• Überblick zur Brustverkleinerung
    • Eine der meistdurchgeführten plastisch-chirurgischen Eingriffe ist die so genannte Brustverkleinerung oder Mastopexie. Grund hierfür ist, dass viele Frauen, welche von Natur aus eine zu ihrem Körperbau verhältnismäßig große Oberweite haben, zu große Einschränkungen im alltäglichen Leben in Kauf nehmen müssen. Ein Aspekt ist hierbei das Gewicht der Brüste, welches zu Haltungsschäden, Kopfschmerzen sowie Nacken- und Schulterverspannungen führen kann. Ein weiterer ist die oftmals eingeschränkte Bewegungsfreiheit, beispielsweise bei sportlichen Aktivitäten.
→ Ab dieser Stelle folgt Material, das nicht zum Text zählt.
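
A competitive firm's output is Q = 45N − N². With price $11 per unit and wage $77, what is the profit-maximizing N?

N* = 19

The marginal product of N is MP_N = 45 − 2N.
A price-taking firm hires until the value of the marginal product equals the wage: P·MP_N = w, so 11·(45 − 2N) = 77.
Then 45 − 2N = 7, giving N = 19.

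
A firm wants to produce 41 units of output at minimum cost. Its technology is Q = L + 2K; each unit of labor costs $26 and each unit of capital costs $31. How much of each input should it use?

The inputs are perfect substitutes, so the firm uses whichever has the lower cost per unit of output.
Cost per unit of output via L is 26; via K it is 15.5. K is cheaper.
Producing Q = 41 with K alone: L = 0, K = 20.5.

L* = 0, K* = 20.5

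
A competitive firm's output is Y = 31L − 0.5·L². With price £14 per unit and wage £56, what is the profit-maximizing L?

L* = 27

The marginal product of L is MP_L = 31 − L.
A price-taking firm hires until the value of the marginal product equals the wage: P·MP_L = w, so 14·(31 − L) = 56.
Then 31 − L = 4, giving L = 27.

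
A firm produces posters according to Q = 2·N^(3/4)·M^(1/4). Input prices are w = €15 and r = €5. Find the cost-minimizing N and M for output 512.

Cost minimization requires the marginal rate of technical substitution to equal the input-price ratio: MP_N/MP_M = w/r.
Here MP_N/MP_M = (3/4)·(M/N)/(1/4) = 3·(M/N). Setting this equal to 15/5 = 3 gives M = N.
Substituting into Q = 512: 2·N^(3/4)·(N)^(1/4) = 512.
Solving, N = 256 and M = 256.

N* = 256, M* = 256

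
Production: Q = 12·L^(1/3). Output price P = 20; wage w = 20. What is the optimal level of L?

L* = 8

MP_L = (1/3)·12·L^(-2/3) = 4·L^(-2/3).
Profit maximization for a price taker requires P·MP_L = w: 20·4·L^(-2/3) = 20.
So L^(-2/3) = 0.25, which gives L = 8.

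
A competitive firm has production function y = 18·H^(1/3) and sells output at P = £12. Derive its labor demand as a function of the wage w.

MP_H = (1/3)·18·H^(-2/3) = 6·H^(-2/3).
Setting P·MP_H = w: 72·H^(-2/3) = w.
Solving for H: H^(-2/3) = w/72, so H = (72/w)^(3/2).

H(w) = (72/w)^(3/2)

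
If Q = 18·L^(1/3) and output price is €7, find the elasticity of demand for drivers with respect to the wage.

MP_L = (1/3)·18·L^(-2/3), so P·MP_L = w gives 42·L^(-2/3) = w.
Solving, L(w) = (42/w)^(3/2). This is a constant-elasticity form: L ∝ w^(−3/2), so ε = −3/2.

ε = -1.5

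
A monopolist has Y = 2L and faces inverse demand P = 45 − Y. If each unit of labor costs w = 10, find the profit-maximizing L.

Marginal revenue from the inverse demand is MR = 45 − 2Y.
The marginal product is MP_L = 2.
A monopolist hires until marginal revenue product equals the wage: MR·MP_L = w.
(45 − 4L)·2 = 10, so L = 10.

L* = 10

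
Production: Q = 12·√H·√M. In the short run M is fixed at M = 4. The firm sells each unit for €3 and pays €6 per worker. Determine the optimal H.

With M = 4, MP_H = (1/2)·12·H^(-1/2)·4^(1/2) = 12·H^(-1/2).
Profit maximization for a price taker requires P·MP_H = w: 3·12·H^(-1/2) = 6.
So H^(-1/2) = 1/6, which gives H = 36.

H* = 36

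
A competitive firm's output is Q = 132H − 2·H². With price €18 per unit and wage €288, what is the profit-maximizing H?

The marginal product of H is MP_H = 132 − 4H.
A price-taking firm hires until the value of the marginal product equals the wage: P·MP_H = w, so 18·(132 − 4H) = 288.
Then 132 − 4H = 16, giving H = 29.

H* = 29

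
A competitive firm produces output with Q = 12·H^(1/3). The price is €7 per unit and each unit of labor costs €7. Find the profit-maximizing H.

H* = 8

MP_H = (1/3)·12·H^(-2/3) = 4·H^(-2/3).
Profit maximization for a price taker requires P·MP_H = w: 7·4·H^(-2/3) = 7.
So H^(-2/3) = 0.25, which gives H = 8.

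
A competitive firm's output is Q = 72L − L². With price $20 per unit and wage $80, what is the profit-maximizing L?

The marginal product of L is MP_L = 72 − 2L.
A price-taking firm hires until the value of the marginal product equals the wage: P·MP_L = w, so 20·(72 − 2L) = 80.
Then 72 − 2L = 4, giving L = 34.

L* = 34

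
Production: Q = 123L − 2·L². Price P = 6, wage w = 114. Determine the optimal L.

L* = 26

The marginal product of L is MP_L = 123 − 4L.
A price-taking firm hires until the value of the marginal product equals the wage: P·MP_L = w, so 6·(123 − 4L) = 114.
Then 123 − 4L = 19, giving L = 26.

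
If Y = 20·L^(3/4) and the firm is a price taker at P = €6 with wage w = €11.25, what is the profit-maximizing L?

L* = 4096

MP_L = (3/4)·20·L^(-1/4) = 15·L^(-1/4).
Profit maximization for a price taker requires P·MP_L = w: 6·15·L^(-1/4) = 11.25.
So L^(-1/4) = 0.125, which gives L = 4096.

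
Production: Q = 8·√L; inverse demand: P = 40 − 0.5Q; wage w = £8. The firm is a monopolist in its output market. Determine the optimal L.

L* = 16

Marginal revenue from the inverse demand is MR = 40 − Q.
The marginal product is MP_L = 4·L^(-1/2).
A monopolist hires until marginal revenue product equals the wage: MR·MP_L = w.
At L, Q = 8·√L. Substituting and solving: (40 − 8·√L)·4·L^(-1/2) = 8 gives L = 16.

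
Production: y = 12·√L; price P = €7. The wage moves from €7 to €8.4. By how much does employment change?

ΔL = -11

From P·MP_L = w with MP_L = 6·L^(-1/2), the labor demand is L(w) = (42/w)^(2).
At w = 7: L = 36. At w = 8.4: L = 25.
ΔL = 25 − 36 = -11.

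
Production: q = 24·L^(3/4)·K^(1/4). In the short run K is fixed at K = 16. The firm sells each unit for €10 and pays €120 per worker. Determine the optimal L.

With K = 16, MP_L = (3/4)·24·L^(-1/4)·16^(1/4) = 36·L^(-1/4).
Profit maximization for a price taker requires P·MP_L = w: 10·36·L^(-1/4) = 120.
So L^(-1/4) = 1/3, which gives L = 81.

L* = 81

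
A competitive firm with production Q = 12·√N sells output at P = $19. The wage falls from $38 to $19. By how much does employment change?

From P·MP_N = w with MP_N = 6·N^(-1/2), the labor demand is N(w) = (114/w)^(2).
At w = 38: N = 9. At w = 19: N = 36.
ΔN = 36 − 9 = 27.

ΔN = 27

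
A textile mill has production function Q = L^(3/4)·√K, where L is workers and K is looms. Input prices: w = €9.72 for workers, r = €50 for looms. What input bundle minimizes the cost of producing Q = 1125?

Cost minimization requires the marginal rate of technical substitution to equal the input-price ratio: MP_L/MP_K = w/r.
Here MP_L/MP_K = (3/4)·(K/L)/(1/2) = 1.5·(K/L). Setting this equal to 9.72/50 = 0.1944 gives K = 0.1296L.
Substituting into Q = 1125: L^(3/4)·(0.1296L)^(1/2) = 1125.
Solving, L = 625 and K = 81.

L* = 625, K* = 81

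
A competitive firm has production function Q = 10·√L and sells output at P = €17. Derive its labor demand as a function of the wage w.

MP_L = (1/2)·10·L^(-1/2) = 5·L^(-1/2).
Setting P·MP_L = w: 85·L^(-1/2) = w.
Solving for L: L^(-1/2) = w/85, so L = (85/w)^(2).

L(w) = 7225/w²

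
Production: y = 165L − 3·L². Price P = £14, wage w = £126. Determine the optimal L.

L* = 26

The marginal product of L is MP_L = 165 − 6L.
A price-taking firm hires until the value of the marginal product equals the wage: P·MP_L = w, so 14·(165 − 6L) = 126.
Then 165 − 6L = 9, giving L = 26.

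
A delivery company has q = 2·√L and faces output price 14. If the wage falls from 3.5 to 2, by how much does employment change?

ΔL = 33

From P·MP_L = w with MP_L = L^(-1/2), the labor demand is L(w) = (14/w)^(2).
At w = 3.5: L = 16. At w = 2: L = 49.
ΔL = 49 − 16 = 33.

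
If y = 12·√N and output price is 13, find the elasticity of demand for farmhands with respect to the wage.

ε = -2

MP_N = (1/2)·12·N^(-1/2), so P·MP_N = w gives 78·N^(-1/2) = w.
Solving, N(w) = (78/w)^(2). This is a constant-elasticity form: N ∝ w^(−2), so ε = −2.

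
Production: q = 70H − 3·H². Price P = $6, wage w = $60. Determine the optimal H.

The marginal product of H is MP_H = 70 − 6H.
A price-taking firm hires until the value of the marginal product equals the wage: P·MP_H = w, so 6·(70 − 6H) = 60.
Then 70 − 6H = 10, giving H = 10.

H* = 10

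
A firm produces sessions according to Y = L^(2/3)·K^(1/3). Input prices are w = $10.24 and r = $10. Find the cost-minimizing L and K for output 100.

Cost minimization requires the marginal rate of technical substitution to equal the input-price ratio: MP_L/MP_K = w/r.
Here MP_L/MP_K = (2/3)·(K/L)/(1/3) = 2·(K/L). Setting this equal to 10.24/10 = 1.024 gives K = 0.512L.
Substituting into Y = 100: L^(2/3)·(0.512L)^(1/3) = 100.
Solving, L = 125 and K = 64.

L* = 125, K* = 64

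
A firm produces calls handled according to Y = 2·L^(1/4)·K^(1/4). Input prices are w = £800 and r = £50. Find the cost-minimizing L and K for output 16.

Cost minimization requires the marginal rate of technical substitution to equal the input-price ratio: MP_L/MP_K = w/r.
Here MP_L/MP_K = (1/4)·(K/L)/(1/4) = (K/L). Setting this equal to 800/50 = 16 gives K = 16L.
Substituting into Y = 16: 2·L^(1/4)·(16L)^(1/4) = 16.
Solving, L = 16 and K = 256.

L* = 16, K* = 256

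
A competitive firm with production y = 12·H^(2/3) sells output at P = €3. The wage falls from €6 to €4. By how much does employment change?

From P·MP_H = w with MP_H = 8·H^(-1/3), the labor demand is H(w) = (24/w)^(3).
At w = 6: H = 64. At w = 4: H = 216.
ΔH = 216 − 64 = 152.

ΔH = 152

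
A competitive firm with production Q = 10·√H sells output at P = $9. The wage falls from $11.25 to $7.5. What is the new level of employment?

From P·MP_H = w with MP_H = 5·H^(-1/2), the labor demand is H(w) = (45/w)^(2).
At w = 11.25: H = 16. At w = 7.5: H = 36.

H* = 36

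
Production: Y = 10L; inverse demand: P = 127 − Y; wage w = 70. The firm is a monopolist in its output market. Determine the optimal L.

Marginal revenue from the inverse demand is MR = 127 − 2Y.
The marginal product is MP_L = 10.
A monopolist hires until marginal revenue product equals the wage: MR·MP_L = w.
(127 − 20L)·10 = 70, so L = 6.

L* = 6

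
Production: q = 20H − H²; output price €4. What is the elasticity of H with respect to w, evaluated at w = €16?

From P·MP_H = w with MP_H = 20 − 2H, labor demand is H(w) = (20 − w/4)/2.
dH/dw = −1/(8) = -0.125.
At w = 16, H = 8, so ε = (dH/dw)·(w/H) = (-0.125)·(16/8) = -0.25.

ε = -0.25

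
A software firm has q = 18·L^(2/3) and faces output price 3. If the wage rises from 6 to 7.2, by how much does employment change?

From P·MP_L = w with MP_L = 12·L^(-1/3), the labor demand is L(w) = (36/w)^(3).
At w = 6: L = 216. At w = 7.2: L = 125.
ΔL = 125 − 216 = -91.

ΔL = -91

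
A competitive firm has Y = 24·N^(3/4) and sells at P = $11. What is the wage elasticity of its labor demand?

MP_N = (3/4)·24·N^(-1/4), so P·MP_N = w gives 198·N^(-1/4) = w.
Solving, N(w) = (198/w)^(4). This is a constant-elasticity form: N ∝ w^(−4), so ε = −4.

ε = -4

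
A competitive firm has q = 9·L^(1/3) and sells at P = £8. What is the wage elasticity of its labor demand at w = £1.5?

ε = -1.5

MP_L = (1/3)·9·L^(-2/3), so P·MP_L = w gives 24·L^(-2/3) = w.
Solving, L(w) = (24/w)^(3/2). This is a constant-elasticity form: L ∝ w^(−3/2), so ε = −3/2.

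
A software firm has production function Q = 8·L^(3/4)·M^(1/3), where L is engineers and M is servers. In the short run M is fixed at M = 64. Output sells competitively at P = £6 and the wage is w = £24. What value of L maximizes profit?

L* = 1296

With M = 64, MP_L = (3/4)·8·L^(-1/4)·64^(1/3) = 24·L^(-1/4).
Profit maximization for a price taker requires P·MP_L = w: 6·24·L^(-1/4) = 24.
So L^(-1/4) = 1/6, which gives L = 1296.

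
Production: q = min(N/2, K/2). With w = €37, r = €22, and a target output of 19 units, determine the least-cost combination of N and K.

With a fixed-proportions technology, the cost-minimizing bundle uses no slack in either input: N/2 = K/2 = q.
So N = 2·19 = 38 and K = 2·19 = 38.

N* = 38, K* = 38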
Darüber hinaus ist das Hängen der Brüste für viele Frauen ein ästhetisches Problem, welches mit dem Alter zunimmt

      Ziel der Mastopexie ist die Dezimierung des Brustvolumens, um ein attraktiveres und festeres Aussehen der Brüste zu erreichen.
  • Operationsablauf bei einer Mastopexie
    • Für gewöhnlich wird eine Brustverkleinerung mit einer Straffung der Brust und mit einer Verlagerung der Brustwarzen kombiniert, wobei der Durchmesser des Warzenhofs an die veränderte Brustdimension angepasst wird.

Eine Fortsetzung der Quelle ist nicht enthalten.